Setelah Mira dianggap siap, dia dikirim untuk merayu Jenderal Tengga (Atut Agustinanto) dan Kapten Belanda James (Jurek Pheszynski). Mira memiliki hubungan sebelumnya dengan James, karena ia pernah berjanji untuk menikahinya, tetapi kemudian menjualnya sebagai budak begitu ia masuk ke celana dalamnya. Mira tahu dia harus membunuh Bogart, tetapi James yang benar-benar ingin diletakkannya di bawah. Panji jatuh cinta dengan Mira selama sesi pelatihannya dan dia tidak ingin dia menjalani misi, tetapi selera balas dendamnya melebihi rasa cintanya pada Panji. Ketika Mira akhirnya mendapat kesempatan untuk meniduri Bogart yang horny, upaya pembunuhannya terganggu ketika Panji yang cemburu menyerang kastil Bogart dan ia ditangkap dan dilempar ke dalam penjara bawah tanah.
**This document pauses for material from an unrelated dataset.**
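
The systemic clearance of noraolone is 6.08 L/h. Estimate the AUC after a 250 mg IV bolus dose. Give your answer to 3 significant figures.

AUC = 41.1 mg/L·h

AUC_0→∞ = Dose_iv / CL
        = 250 / 6.08 = 41.1184 mg/L·h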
Mira sekarang harus memutuskan apa yang lebih penting baginya: Membunuh Bogart dan Kapten James atau menyelamatkan Panji dari penjara bawah tanah.
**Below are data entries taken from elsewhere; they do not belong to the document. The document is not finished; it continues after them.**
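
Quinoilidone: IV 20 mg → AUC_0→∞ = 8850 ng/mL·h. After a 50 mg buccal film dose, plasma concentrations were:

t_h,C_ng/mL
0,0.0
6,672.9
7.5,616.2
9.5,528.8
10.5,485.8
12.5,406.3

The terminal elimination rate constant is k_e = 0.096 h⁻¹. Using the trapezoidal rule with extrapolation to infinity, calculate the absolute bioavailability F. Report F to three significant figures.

Trapezoidal AUC_0→12.5 (buccal film):
  [0→6]: (0.0+672.9)/2 × 6 = 2018.7
  [6→7.5]: (672.9+616.2)/2 × 1.5 = 966.825
  [7.5→9.5]: (616.2+528.8)/2 × 2 = 1145.0
  [9.5→10.5]: (528.8+485.8)/2 × 1 = 507.3
  [10.5→12.5]: (485.8+406.3)/2 × 2 = 892.1
  Sum = 5529.925 ng/mL·h
Tail: C_last/k_e = 406.3/0.096 = 4232.292
AUC_0→∞ (buccal film) = 5529.925 + 4232.292 = 9762.217 ng/mL·h
F = (AUC_ev/D_ev)/(AUC_iv/D_iv) = (9762.217/50)/(8850/20) = 195.24434/442.5 = 0.4412

F = 0.441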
Selir utama Bogart, Isabella yang menyamar (yang benar-benar bekerja sama dengan James untuk mengambil alih kerajaan Bogart [wah, ini semakin rumit!]), Berpura-pura cemburu dengan perhatian Bogart yang dibayarkan kepada Mira dan memainkan Jenderal Tengga melawan Bogart, yang sebenarnya membantu Mira dan misinya. Final menemukan Mira membunuh James dengan melemparkan asam ke wajahnya dan menebasnya berulang kali dengan belati; Kapten Tengga pergi Bogart dengan tombak ke usus; Isabella menembak dari belakang dengan panah ketika dia mencoba untuk menggantung Mira; dan Panji membunuh Kapten Tengga dengan menanam pedang di perutnya (dan menghancurkan bilahnya), Tuhan, aku suka akhir yang bahagia! Meskipun tidak sekeras fantasi beberapa periode Indonesia (seperti THE WARRIOR [1981] atau THE DEVIL'S SWORD [1984]), sutradara Manman Firmansjah (ESCAPE DARI HELLHOLE - 1983; I INGIN GET EVEN - 1987) dan penulis skenario Darto Juned (THE SNAKE QUEEN - 1982; REVENGE OF NINJA - 1984) mengilhami EMPIRE ON FIRE dengan begitu banyak visual aneh dan situasi memalukan (Yang paling aneh adalah pemandangan sejumlah wanita berpakaian minim disiksa di sarang bawah tanah untuk memperkuat tubuh dan pribadi mereka. bagian sehingga mereka dapat menahan sesi pemerkosaan kasar Bogart),

Anda tidak bisa tidak menikmati diri sendiri. Yang sangat menarik adalah cara Firmansjah mengintegrasikan begitu banyak adegan seks ke dalam film tanpa benar-benar menunjukkan ketelanjangan wanita (yang paling mendekati film ini adalah ketika kita melihat beberapa puting wanita melalui pakaian basah mereka saat mandi dengan air terjun). Mike Abbott adalah dirinya yang biasanya, dengan mata terbelalak, mengunyah pemandangan di setiap bingkai tempat dia berada (namun adegan pemerkosaannya yang brutal sepertinya tidak lebih dari sesi bercinta yang lembut!). Adegan kematiannya, di mana Jenderal Tengga menikamnya dengan tombak tepat di atas pangkal pahanya, adalah salah satu highlights film berdarah. Seperti biasa dengan sebagian besar film Indonesia, sulih suara bahasa Inggris menghebohkan dan lucu (meskipun siapa pun yang menjuluki suara Abbott setidaknya mencoba menyamai gerakan bibirnya), kekerasannya terlalu berlebihan dan setiap penggambaran Belanda tidak dalam sorotan terbaik. (Bahkan wanita Belanda digambarkan sebagai vagina kelas atas), tetapi mengingat sejarah Indonesia, ini yang diharapkan. Pemenang lain dari Produser Gope T. Samtani dan Rapi Films, penyedia hiburan utama di Indonesia. Ini tidak pernah mendapatkan rilis video rumah yang sah di AS (film-film ini umumnya tidak pernah dilakukan).